A bulk of daily labourers were rendered jobless as construction and other activities came to a standstill in the wake of cement, sand and other supplies not coming in.
Truckers too were reportedly stranded on highways as drivers ran out of valid currency notes, affecting movement of goods in several parts of the country.
While some banks in Kolkata accepted cash, most of them stopped disbursing it mainly due to cash crunch, with a number of ATMs in and around the city putting up either "no cash" or "temporary out of service" notice.
"I am here from Assam to pursue my MA from Calcutta University. My family sends money and I use my debit card to access it. The card has expired last week and I am unable to pay my bills. Neither am I able to withdraw anything because I do not have cheques. I am left with a few Rs 500 notes to exchange...I have to skip classes to come to bank everyday for this," Anirban Burman said in Kolkata.

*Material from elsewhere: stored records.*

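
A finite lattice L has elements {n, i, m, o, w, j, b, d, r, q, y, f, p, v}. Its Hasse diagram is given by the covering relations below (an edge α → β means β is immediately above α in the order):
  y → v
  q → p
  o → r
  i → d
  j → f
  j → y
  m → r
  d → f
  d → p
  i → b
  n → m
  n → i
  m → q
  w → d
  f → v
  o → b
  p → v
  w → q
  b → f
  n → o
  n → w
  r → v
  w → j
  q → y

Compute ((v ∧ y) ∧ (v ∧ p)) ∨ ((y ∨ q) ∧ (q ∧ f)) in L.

q

v ∧ y = y
v ∧ p = p
y ∧ p = q
y ∨ q = y
q ∧ f = w
y ∧ w = w
q ∨ w = q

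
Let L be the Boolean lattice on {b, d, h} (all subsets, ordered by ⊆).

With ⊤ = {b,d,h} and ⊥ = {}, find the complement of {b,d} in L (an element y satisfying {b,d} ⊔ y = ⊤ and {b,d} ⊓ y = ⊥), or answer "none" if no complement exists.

{h}

Need y with {b,d} ∨ y = {b,d,h} and {b,d} ∧ y = {}.
Checking each element gives: {h}.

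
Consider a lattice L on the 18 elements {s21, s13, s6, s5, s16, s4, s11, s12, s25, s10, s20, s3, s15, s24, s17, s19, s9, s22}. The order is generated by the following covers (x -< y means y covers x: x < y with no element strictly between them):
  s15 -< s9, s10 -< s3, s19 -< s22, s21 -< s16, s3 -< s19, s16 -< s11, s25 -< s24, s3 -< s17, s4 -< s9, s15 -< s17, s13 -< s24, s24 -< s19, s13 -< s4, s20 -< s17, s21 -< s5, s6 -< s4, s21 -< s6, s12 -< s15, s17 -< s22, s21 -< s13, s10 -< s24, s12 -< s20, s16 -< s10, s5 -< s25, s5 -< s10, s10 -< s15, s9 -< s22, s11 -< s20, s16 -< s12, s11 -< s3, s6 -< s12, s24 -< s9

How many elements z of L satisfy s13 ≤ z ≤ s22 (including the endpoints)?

6

The interval [s13, s22] = {s13, s19, s22, s24, s4, s9}, which has 6 elements.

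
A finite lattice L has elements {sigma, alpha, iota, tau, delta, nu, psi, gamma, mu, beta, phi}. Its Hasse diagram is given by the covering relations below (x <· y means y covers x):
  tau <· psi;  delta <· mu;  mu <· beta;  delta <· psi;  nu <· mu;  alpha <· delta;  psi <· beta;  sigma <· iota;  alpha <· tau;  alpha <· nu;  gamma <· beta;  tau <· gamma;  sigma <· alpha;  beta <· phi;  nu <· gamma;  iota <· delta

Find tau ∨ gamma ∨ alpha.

Common upper bounds of {tau, gamma, alpha}: beta, gamma, phi.
The least among these is gamma.

gamma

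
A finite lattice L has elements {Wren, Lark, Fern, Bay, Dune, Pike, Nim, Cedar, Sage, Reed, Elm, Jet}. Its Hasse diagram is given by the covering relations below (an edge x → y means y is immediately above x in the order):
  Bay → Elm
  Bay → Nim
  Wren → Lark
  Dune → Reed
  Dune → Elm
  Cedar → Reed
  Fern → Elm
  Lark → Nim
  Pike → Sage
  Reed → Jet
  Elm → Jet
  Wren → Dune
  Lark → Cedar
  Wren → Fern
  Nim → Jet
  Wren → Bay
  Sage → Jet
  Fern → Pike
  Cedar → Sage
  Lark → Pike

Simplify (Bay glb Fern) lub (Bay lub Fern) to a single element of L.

Bay ∧ Fern = Wren
Bay ∨ Fern = Elm
Wren ∨ Elm = Elm

Elm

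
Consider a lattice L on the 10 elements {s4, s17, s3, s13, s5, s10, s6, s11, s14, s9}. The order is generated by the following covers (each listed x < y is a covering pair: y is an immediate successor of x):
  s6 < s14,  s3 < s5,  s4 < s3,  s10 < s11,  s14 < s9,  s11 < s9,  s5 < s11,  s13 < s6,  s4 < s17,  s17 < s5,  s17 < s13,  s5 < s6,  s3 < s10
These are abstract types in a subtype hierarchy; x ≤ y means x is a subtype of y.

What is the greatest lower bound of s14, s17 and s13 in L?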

Shortage of small change has hit the state-run liquor outlets, vegetable markets and small vendors in Tamil Nadu even as large number of people continued to throng various banks and ATMs which ran dry within few hours.
"Shortage of small currency like Rs 100 or Rs 50 has crippled financial transactions," said a customer waiting in queue before a public sector bank in Chennai.
A group of women, affiliated to All India Democratic Women Association, symbolically performed 'last rites' of an ATM in Coimbatore in protest against its non-functioning.
Since no money was coming from the machine, it was now dead and the women were performing its last rites, by paying floral tributes, an AIDWA representative said.
In Kerala, the state government has worked out a plan by which the salary amount would be deposited in the account of respective district collectors, who would be entrusted to disburse the salary to workers in plantation and cash crops sector.